Há consenso entre críticos de que o melhor cinema brasileiro de autor se faz no Recife. Por polêmica que seja a afirmação (diretores de outras regiões talvez não estejam de acordo com ela), fato é que alguns dos mais significativos títulos do cinema nacional contemporâneo têm surgido por lá. Seja como for, uma boa pedida para se tirar a prova é a caixa Antologia do Cinema Pernambucano, com nada menos de 20 DVDs, somando 212 filmes entre curtas, médias e longas-metragens, dos anos 1920 até hoje. Um painel de largo espectro, que abrange da fase silenciosa à produção contemporânea.
Cabe lembrar que já no Ciclo do Recife, Pernambuco marca presença importante na história do cinema brasileiro. Dois longas-metragens desta fase, os únicos da coletânea, estão presentes na antologia – Aitaré da Praia (Gentil Roiz, 1925) e A Filha do Advogado (Jota Soares, 1926). Mas a massa maior de obras se concentra em período mais próximo, em especial dos anos 1970 para cá. E, sobretudo, dos anos 1990 em diante, quando o cinema pernambucano imprime sua marca muito particular ao processo de retomada do cinema brasileiro, após o fim do sucateamento imposto durante o governo Collor.
No entanto, a apresentação dos filmes não segue a cronologia tradicional. O curador Rodrigo Almeida, em artigo no folheto que acompanha a coletânea, diz que optou por separar em três blocos principais o extenso material de pesquisa de que dispunha. “…Deixei de lado a tradicional classificação em ciclos cronológicos para apostar em tendências transversais, criando pontes entre produções de épocas distintas”. Os blocos são: 1)Cinema/Transcinema, 2) Câmera/Cidade e 3) Árido Movies. Acomodou no primeiro grupo filmes que discutem ou refletem sobre o próprio cinema, obras experimentais ou que se debatem em torno da linguagem cinematográfica; no segundo, produções que colocam os fluxos da urbe como personagens de suas narrativas; por fim, no terceiro, aqueles que mesclam cosmopolitismo e cultura popular.
Através dessa proposta transtemporal, consegue-se escalar no mesmo time um integrante do período clássico como o já citado Aitaré da Praia e o etnográfico A Cabra na Região Semiárida, de Rucker Vieira (1962), somados a debates fílmicos contemporâneos como O Homem da Mata (2004), de Antonio Carrilho, e Acercadacana (2012), de Felipe Peres Calheiros.
Esse tipo de recorte não é neutro e nem casual. Ao retirar os filmes de sua cronologia estrita, evita-se dispô-lo em catálogos burocráticos e estanques, cujo eixo seria a data de produção, preferindo-se vê-los em contexto mais amplo e de longa duração.

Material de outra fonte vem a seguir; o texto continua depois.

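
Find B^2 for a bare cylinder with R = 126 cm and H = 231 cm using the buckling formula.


B^2 = (2.405/R)^2 + (pi/H)^2
B^2 = (2.405/126)^2 + (pi/231)^2
B^2 = 5.4928e-04 /cm^2

5.4928e-04


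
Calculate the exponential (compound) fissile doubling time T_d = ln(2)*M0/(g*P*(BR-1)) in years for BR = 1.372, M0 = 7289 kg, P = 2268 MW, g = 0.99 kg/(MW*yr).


Breeding gain G = BR - 1 = 1.372 - 1 = 0.372
Fissile production rate = g * P * G = 0.99 * 2268 * 0.372 = 835.25904 kg/yr
T_d = ln(2) * M0 / (g * P * G)
T_d = ln(2) * 7289 / 835.25904 = 6.0488 yr

6.0488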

No caso, o sentido maior a destacar seria a permanência, ainda que sob novas condições, de estruturas sociais semelhantes, refratadas nas obras. E também evidenciar os “sintomas” de criatividade que viriam redundar na força contemporânea do cinema de Pernambuco, e aparecem já no Ciclo do Recife, ainda no período silencioso, para reviverem na época do super-8 dos anos 1970 e, por fim, vestirem roupagem atual após a Retomada.

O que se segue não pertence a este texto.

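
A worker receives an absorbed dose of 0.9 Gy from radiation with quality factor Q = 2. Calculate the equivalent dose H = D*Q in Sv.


H = D * Q
H = 0.9 * 2
H = 1.8000 Sv

1.8000


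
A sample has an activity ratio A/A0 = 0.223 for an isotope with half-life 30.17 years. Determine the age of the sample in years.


lambda = ln(2) / t_half = ln(2) / 30.17 = 0.02297472 /yr
t = -ln(A/A0) / lambda
t = -ln(0.223) / 0.02297472
t = 65.315 yr

65.315


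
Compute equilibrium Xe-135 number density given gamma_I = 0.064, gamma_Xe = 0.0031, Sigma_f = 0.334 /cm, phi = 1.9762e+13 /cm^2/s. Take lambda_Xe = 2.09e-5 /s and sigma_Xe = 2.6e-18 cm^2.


Xe_eq = (gamma_I + gamma_Xe) * Sigma_f * phi / (lambda_Xe + sigma_Xe * phi)
Numerator = (0.064 + 0.0031) * 0.334 * 1.9762e+13 = 4.428941e+11
Denominator = 2.09e-5 + 2.6e-18 * 1.9762e+13 = 7.228120e-05
Xe_eq = 4.428941e+11 / 7.228120e-05 = 6.1274e+15 /cm^3

6.1274e+15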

Uma soma de influências heterodoxas provavelmente está na base desse cinema autoral de sucesso e deve-se à fertilidade da cultura de Pernambuco. Vale seguir, por exemplo, a meditação em cima da tradição trazida por Maracatu, Maracatus, de Marcelo Gomes, ou a glosa de um personagem como Orson Welles em sua rápida (e agitadíssima) estada no Recife nos anos 1940.